Social and mobile games are enjoying a strong presence at this year’s Tokyo Game Show, with social game giants GREE and gloops occupying some of the largest exhibit spaces in the venue.
But it’s not just Japanese companies throwing their weight around on the mobile floorspace: Korean online game developer WeMade Entertainment, known in Asia for their popular MMO series The Legend of Mir, is showing six new Japanese-language titles for iOS and Android devices to build anticipation for their full-scale entrance into the Japanese mobile game market later this year.
Bored of the repetitive tap-based social card games, I decided to spend some time with WeMade to see if the Korean developer was bringing anything new to the table.
Taking a quick walkthrough the six-station booth, I noticed that most of the titles were all simulation social games with a heavy emphasis on resource-management, similar to the system used in Farmville.
Most of the games also seemed to be aimed towards a young female audience, employing heavy use of adorable super-deformed characters and bright color schemes.
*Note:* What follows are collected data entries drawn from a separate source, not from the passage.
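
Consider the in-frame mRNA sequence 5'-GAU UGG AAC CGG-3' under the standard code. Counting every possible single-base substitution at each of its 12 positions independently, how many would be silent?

Codon 1 (GAU, Asp): 1 synonymous substitution.
Codon 2 (UGG, Trp): 0 synonymous substitutions.
Codon 3 (AAC, Asn): 1 synonymous substitution.
Codon 4 (CGG, Arg): 4 synonymous substitutions.
Total: 1 + 0 + 1 + 4 = 6.

6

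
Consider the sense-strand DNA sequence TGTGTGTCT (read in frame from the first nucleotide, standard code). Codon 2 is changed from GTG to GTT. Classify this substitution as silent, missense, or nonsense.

silent

Position 6 falls in codon 2: GTG → Val.
After the substitution the codon is GTT → Val.
Both encode Val, so the change is synonymous.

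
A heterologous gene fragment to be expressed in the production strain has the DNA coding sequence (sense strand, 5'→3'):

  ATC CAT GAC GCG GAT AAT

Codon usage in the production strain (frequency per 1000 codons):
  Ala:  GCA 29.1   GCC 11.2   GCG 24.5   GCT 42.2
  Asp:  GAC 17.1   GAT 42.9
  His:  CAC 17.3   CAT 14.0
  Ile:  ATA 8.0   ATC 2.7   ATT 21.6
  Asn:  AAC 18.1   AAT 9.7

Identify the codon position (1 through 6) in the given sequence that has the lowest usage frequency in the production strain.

1

Codon 1 ATC (Ile): 2.7 per 1000.
Codon 2 CAT (His): 14.0 per 1000.
Codon 3 GAC (Asp): 17.1 per 1000.
Codon 4 GCG (Ala): 24.5 per 1000.
Codon 5 GAT (Asp): 42.9 per 1000.
Codon 6 AAT (Asn): 9.7 per 1000.
Lowest frequency is 2.7 at codon 1.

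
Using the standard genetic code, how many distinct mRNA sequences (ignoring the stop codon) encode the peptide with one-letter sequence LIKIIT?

Leu: 6 codons.
Ile: 3 codons.
Lys: 2 codons.
Ile: 3 codons.
Ile: 3 codons.
Thr: 4 codons.
6 × 3 × 2 × 3 × 3 × 4 = 1296.

1296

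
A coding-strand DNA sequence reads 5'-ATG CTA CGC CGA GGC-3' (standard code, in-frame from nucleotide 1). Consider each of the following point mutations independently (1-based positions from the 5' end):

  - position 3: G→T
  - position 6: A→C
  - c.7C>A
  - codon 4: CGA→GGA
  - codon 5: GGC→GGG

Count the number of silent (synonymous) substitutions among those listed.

2

Codon 1: ATG (Met) → ATT (Ile) — missense.
Codon 2: CTA (Leu) → CTC (Leu) — synonymous.
Codon 3: CGC (Arg) → AGC (Ser) — missense.
Codon 4: CGA (Arg) → GGA (Gly) — missense.
Codon 5: GGC (Gly) → GGG (Gly) — synonymous.
Synonymous: 2 of 5.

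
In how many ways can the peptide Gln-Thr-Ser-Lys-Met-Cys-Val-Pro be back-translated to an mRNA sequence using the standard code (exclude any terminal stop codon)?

3072

Gln: 2 codons.
Thr: 4 codons.
Ser: 6 codons.
Lys: 2 codons.
Met: 1 codon.
Cys: 2 codons.
Val: 4 codons.
Pro: 4 codons.
2 × 4 × 6 × 2 × 1 × 2 × 4 × 4 = 3072.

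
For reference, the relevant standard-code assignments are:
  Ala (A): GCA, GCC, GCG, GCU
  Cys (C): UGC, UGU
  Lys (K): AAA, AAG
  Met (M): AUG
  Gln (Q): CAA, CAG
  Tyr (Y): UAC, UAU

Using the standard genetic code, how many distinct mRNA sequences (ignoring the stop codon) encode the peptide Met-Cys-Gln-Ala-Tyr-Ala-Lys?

Met: 1 codon.
Cys: 2 codons.
Gln: 2 codons.
Ala: 4 codons.
Tyr: 2 codons.
Ala: 4 codons.
Lys: 2 codons.
1 × 2 × 2 × 4 × 2 × 4 × 2 = 256.

256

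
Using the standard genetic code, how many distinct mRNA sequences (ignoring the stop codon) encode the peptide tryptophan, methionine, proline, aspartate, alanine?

Trp: 1 codon.
Met: 1 codon.
Pro: 4 codons.
Asp: 2 codons.
Ala: 4 codons.
1 × 1 × 4 × 2 × 4 = 32.

32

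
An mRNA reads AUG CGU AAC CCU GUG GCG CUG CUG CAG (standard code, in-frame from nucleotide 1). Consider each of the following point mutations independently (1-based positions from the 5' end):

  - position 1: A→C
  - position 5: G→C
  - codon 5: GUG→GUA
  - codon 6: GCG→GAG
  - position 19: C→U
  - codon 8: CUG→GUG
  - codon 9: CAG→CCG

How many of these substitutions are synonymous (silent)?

2

Codon 1: AUG (Met) → CUG (Leu) — missense.
Codon 2: CGU (Arg) → CCU (Pro) — missense.
Codon 5: GUG (Val) → GUA (Val) — synonymous.
Codon 6: GCG (Ala) → GAG (Glu) — missense.
Codon 7: CUG (Leu) → UUG (Leu) — synonymous.
Codon 8: CUG (Leu) → GUG (Val) — missense.
Codon 9: CAG (Gln) → CCG (Pro) — missense.
Synonymous: 2 of 7.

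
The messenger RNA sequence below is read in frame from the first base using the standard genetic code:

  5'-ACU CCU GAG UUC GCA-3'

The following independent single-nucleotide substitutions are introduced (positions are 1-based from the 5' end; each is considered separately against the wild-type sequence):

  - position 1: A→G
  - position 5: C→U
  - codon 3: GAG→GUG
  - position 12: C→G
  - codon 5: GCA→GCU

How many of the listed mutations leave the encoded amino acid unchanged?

Codon 1: ACU (Thr) → GCU (Ala) — missense.
Codon 2: CCU (Pro) → CUU (Leu) — missense.
Codon 3: GAG (Glu) → GUG (Val) — missense.
Codon 4: UUC (Phe) → UUG (Leu) — missense.
Codon 5: GCA (Ala) → GCU (Ala) — synonymous.
Synonymous: 1 of 5.

1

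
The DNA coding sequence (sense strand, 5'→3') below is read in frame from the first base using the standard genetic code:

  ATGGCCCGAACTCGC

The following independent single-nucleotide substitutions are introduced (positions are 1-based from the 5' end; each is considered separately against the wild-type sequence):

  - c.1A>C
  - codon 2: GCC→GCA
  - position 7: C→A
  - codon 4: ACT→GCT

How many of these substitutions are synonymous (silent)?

2

Codon 1: ATG (Met) → CTG (Leu) — missense.
Codon 2: GCC (Ala) → GCA (Ala) — synonymous.
Codon 3: CGA (Arg) → AGA (Arg) — synonymous.
Codon 4: ACT (Thr) → GCT (Ala) — missense.
Synonymous: 2 of 4.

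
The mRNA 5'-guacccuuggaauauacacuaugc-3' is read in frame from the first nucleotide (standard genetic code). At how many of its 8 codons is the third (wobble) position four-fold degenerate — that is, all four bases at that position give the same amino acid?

Codon 1 GUA (Val): third position 4-fold.
Codon 2 CCC (Pro): third position 4-fold.
Codon 3 UUG (Leu): third position 2-fold.
Codon 4 GAA (Glu): third position 2-fold.
Codon 5 UAU (Tyr): third position 2-fold.
Codon 6 ACA (Thr): third position 4-fold.
Codon 7 CUA (Leu): third position 4-fold.
Codon 8 UGC (Cys): third position 2-fold.
Four-fold degenerate third positions: 4.

4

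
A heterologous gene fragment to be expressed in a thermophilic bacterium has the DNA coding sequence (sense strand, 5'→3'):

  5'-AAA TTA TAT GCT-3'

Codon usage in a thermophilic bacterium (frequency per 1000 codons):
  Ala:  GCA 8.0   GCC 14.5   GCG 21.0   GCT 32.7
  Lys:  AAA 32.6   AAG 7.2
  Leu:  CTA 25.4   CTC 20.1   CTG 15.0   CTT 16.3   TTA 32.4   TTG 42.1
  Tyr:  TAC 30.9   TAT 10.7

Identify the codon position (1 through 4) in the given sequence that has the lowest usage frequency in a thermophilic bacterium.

Codon 1 AAA (Lys): 32.6 per 1000.
Codon 2 TTA (Leu): 32.4 per 1000.
Codon 3 TAT (Tyr): 10.7 per 1000.
Codon 4 GCT (Ala): 32.7 per 1000.
Lowest frequency is 10.7 at codon 3.

3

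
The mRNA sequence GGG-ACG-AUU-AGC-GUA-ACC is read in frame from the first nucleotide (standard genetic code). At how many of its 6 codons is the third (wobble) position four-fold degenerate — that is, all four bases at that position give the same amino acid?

Codon 1 GGG (Gly): third position 4-fold.
Codon 2 ACG (Thr): third position 4-fold.
Codon 3 AUU (Ile): third position 3-fold.
Codon 4 AGC (Ser): third position 2-fold.
Codon 5 GUA (Val): third position 4-fold.
Codon 6 ACC (Thr): third position 4-fold.
Four-fold degenerate third positions: 4.

4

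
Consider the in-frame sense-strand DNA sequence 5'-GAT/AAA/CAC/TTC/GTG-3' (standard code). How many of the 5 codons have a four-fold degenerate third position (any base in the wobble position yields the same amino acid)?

Codon 1 GAT (Asp): third position 2-fold.
Codon 2 AAA (Lys): third position 2-fold.
Codon 3 CAC (His): third position 2-fold.
Codon 4 TTC (Phe): third position 2-fold.
Codon 5 GTG (Val): third position 4-fold.
Four-fold degenerate third positions: 1.

1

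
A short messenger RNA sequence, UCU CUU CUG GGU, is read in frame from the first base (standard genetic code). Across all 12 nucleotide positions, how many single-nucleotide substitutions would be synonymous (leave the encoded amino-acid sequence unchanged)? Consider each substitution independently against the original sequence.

Codon 1 (UCU, Ser): 3 synonymous substitutions.
Codon 2 (CUU, Leu): 3 synonymous substitutions.
Codon 3 (CUG, Leu): 4 synonymous substitutions.
Codon 4 (GGU, Gly): 3 synonymous substitutions.
Total: 3 + 3 + 4 + 3 = 13.

13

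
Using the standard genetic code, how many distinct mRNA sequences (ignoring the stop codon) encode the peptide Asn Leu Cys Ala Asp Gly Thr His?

Asn: 2 codons.
Leu: 6 codons.
Cys: 2 codons.
Ala: 4 codons.
Asp: 2 codons.
Gly: 4 codons.
Thr: 4 codons.
His: 2 codons.
2 × 6 × 2 × 4 × 2 × 4 × 4 × 2 = 6144.

6144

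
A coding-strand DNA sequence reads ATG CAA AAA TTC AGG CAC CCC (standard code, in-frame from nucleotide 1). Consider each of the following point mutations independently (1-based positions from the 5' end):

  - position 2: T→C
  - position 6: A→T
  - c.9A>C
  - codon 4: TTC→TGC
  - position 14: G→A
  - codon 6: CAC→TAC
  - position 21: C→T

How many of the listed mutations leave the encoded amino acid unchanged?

1

Codon 1: ATG (Met) → ACG (Thr) — missense.
Codon 2: CAA (Gln) → CAT (His) — missense.
Codon 3: AAA (Lys) → AAC (Asn) — missense.
Codon 4: TTC (Phe) → TGC (Cys) — missense.
Codon 5: AGG (Arg) → AAG (Lys) — missense.
Codon 6: CAC (His) → TAC (Tyr) — missense.
Codon 7: CCC (Pro) → CCT (Pro) — synonymous.
Synonymous: 1 of 7.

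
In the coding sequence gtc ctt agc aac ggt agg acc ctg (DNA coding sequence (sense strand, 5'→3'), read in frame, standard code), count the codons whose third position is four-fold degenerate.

Codon 1 GTC (Val): third position 4-fold.
Codon 2 CTT (Leu): third position 4-fold.
Codon 3 AGC (Ser): third position 2-fold.
Codon 4 AAC (Asn): third position 2-fold.
Codon 5 GGT (Gly): third position 4-fold.
Codon 6 AGG (Arg): third position 2-fold.
Codon 7 ACC (Thr): third position 4-fold.
Codon 8 CTG (Leu): third position 4-fold.
Four-fold degenerate third positions: 5.

5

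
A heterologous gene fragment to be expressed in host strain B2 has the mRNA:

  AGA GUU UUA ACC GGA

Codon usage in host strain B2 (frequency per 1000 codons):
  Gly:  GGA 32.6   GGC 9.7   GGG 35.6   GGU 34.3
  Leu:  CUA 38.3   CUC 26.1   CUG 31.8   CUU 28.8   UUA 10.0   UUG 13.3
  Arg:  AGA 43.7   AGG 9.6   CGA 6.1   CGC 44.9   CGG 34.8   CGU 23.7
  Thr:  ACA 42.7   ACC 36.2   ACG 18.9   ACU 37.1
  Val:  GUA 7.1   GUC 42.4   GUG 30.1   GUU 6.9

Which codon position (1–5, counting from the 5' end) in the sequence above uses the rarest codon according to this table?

Codon 1 AGA (Arg): 43.7 per 1000.
Codon 2 GUU (Val): 6.9 per 1000.
Codon 3 UUA (Leu): 10.0 per 1000.
Codon 4 ACC (Thr): 36.2 per 1000.
Codon 5 GGA (Gly): 32.6 per 1000.
Lowest frequency is 6.9 at codon 2.

2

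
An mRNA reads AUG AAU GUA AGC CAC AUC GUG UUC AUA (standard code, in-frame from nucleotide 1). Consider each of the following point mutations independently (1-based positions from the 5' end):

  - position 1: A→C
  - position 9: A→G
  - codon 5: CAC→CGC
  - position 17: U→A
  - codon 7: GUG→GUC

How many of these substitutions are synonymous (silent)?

Codon 1: AUG (Met) → CUG (Leu) — missense.
Codon 3: GUA (Val) → GUG (Val) — synonymous.
Codon 5: CAC (His) → CGC (Arg) — missense.
Codon 6: AUC (Ile) → AAC (Asn) — missense.
Codon 7: GUG (Val) → GUC (Val) — synonymous.
Synonymous: 2 of 5.

2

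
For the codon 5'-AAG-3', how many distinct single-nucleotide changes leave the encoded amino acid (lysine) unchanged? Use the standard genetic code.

1

Position 1: none → 0 synonymous.
Position 2: none → 0 synonymous.
Position 3: AAA → 1 synonymous.
Total: 0 + 0 + 1 = 1.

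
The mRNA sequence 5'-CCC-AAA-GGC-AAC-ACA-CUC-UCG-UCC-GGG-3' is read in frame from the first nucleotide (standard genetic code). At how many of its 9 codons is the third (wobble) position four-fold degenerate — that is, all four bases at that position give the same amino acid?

Codon 1 CCC (Pro): third position 4-fold.
Codon 2 AAA (Lys): third position 2-fold.
Codon 3 GGC (Gly): third position 4-fold.
Codon 4 AAC (Asn): third position 2-fold.
Codon 5 ACA (Thr): third position 4-fold.
Codon 6 CUC (Leu): third position 4-fold.
Codon 7 UCG (Ser): third position 4-fold.
Codon 8 UCC (Ser): third position 4-fold.
Codon 9 GGG (Gly): third position 4-fold.
Four-fold degenerate third positions: 7.

7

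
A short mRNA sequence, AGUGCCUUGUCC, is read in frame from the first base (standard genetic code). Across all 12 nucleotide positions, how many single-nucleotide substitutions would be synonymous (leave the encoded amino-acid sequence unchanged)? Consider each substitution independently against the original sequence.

9

Codon 1 (AGU, Ser): 1 synonymous substitution.
Codon 2 (GCC, Ala): 3 synonymous substitutions.
Codon 3 (UUG, Leu): 2 synonymous substitutions.
Codon 4 (UCC, Ser): 3 synonymous substitutions.
Total: 1 + 3 + 2 + 3 = 9.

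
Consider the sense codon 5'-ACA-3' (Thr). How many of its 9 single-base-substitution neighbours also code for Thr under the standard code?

3

Position 1: none → 0 synonymous.
Position 2: none → 0 synonymous.
Position 3: ACU, ACC, ACG → 3 synonymous.
Total: 0 + 0 + 3 = 3.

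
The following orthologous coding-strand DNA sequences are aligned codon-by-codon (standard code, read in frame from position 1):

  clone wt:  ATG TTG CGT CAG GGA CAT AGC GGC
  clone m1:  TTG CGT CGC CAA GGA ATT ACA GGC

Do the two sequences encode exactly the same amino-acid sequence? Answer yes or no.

Codon 1: ATG Met / TTG Leu — nonsynonymous.
Codon 2: TTG Leu / CGT Arg — nonsynonymous.
Codon 3: CGT Arg / CGC Arg — synonymous.
Codon 4: CAG Gln / CAA Gln — synonymous.
Codon 5: GGA Gly / GGA Gly — identical.
Codon 6: CAT His / ATT Ile — nonsynonymous.
Codon 7: AGC Ser / ACA Thr — nonsynonymous.
Codon 8: GGC Gly / GGC Gly — identical.
Nonsynonymous differences: 4 → different protein.

no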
Only able to bear exposure to high levels of cute for short intervals, I allotted about 5 minutes each to the more cutesy games, running a kingdom filled with loyal animal inhabitants in PokePet Kingdom (Pet Island in English), building my own dream island in Lolipop★Island (Viking Island in English), enjoying the slow life on my European-style farm in Country Town, and managing my own café (complete with maid uniforms) in Café de Collection.
Each of these titles felt largely the same: build structures to generate resources, complete “quests” for rewards, expand and customize. The artwork was charming, with each sprite and structure featuring an impressive level of detail, and the games seem like they would be an enjoyable way to kill time if that’s your cup of tea, but it didn’t seem like there was anything that hasn’t been done before.
There were, however, two games that I ended up playing for the whole 15-minute duration of the demo: the Farmville-meets-Final Fantasy RPG/life sim Hero Square and Arc Sphere, a mobile MMORPG unveiled during a press event the day before Tokyo Game Show.
In Hero Square, players develop a kingdom on a small island in the sky, growing crops and building new structures. It sounds like another Farmville clone at first, but resources and revenue are used to train and equip the island’s inhabitants for some good-‘ol-fashioned RPG adventuring.
The RPG part of the game was very simple and straightforward. After training four island residents into a stereotypical team of warrior, mage, healer and archer, I led them off the safety of our island and into the first forest-themed dungeon. Monsters roam around on the dungeon map but bump into them and your heroes are taken to an isometric field. Battles use an ATB system and while you can change the team’s placement on the map, there wasn’t very much strategy involved.
Of course, this was just the first dungeon and WeMade representatives told me that battles become more strategic as you advance and unlock new skills and classes. Furthermore, it seems that you can lead your party of heroes to war with friends for control over neutral lands to establish colonies, which yield resources and everlasting glory for your island.
The MMORPG, Ark Sphere, takes itself much more seriously than the other titles, ditching the cutesy art style and simulation elements. The controls were fairly intuitive, with spells and skills activated by pressing buttons along the bottom of the screen and drawing slashes or circles around your character. Mastering the dodge move was a little difficult, however, and while the demo I played was on a tablet, I imagine it would be even more difficult to control on a smartphone.
The gameplay felt like a typical tap-controlled overhead adventure RPG, but WeMade claims confidence that Ark Sphere will “open a new page in mobile gaming,” so perhaps I just didn’t have enough time to really get into it.
Overall, every game in the lineup felt extremely polished and while many of the gameplay elements are the same, the thematic variety between the titles suggests WeMade is hoping to offer something for everyone. The games will be free-to-play in Japan, and while there will be plenty of options for in-game transactions, WeMade promises that it won’t impose excessive restrictions on players who don’t spend extra money.
The on-site representative I spoke with said they are planning on releasing English-versions of all six games in the near future, so be sure to keep an eye out if any of the above titles caught your interest; while not all of WeMade’s games might not knock you off your feet with originality, they’re sure to please you with quality.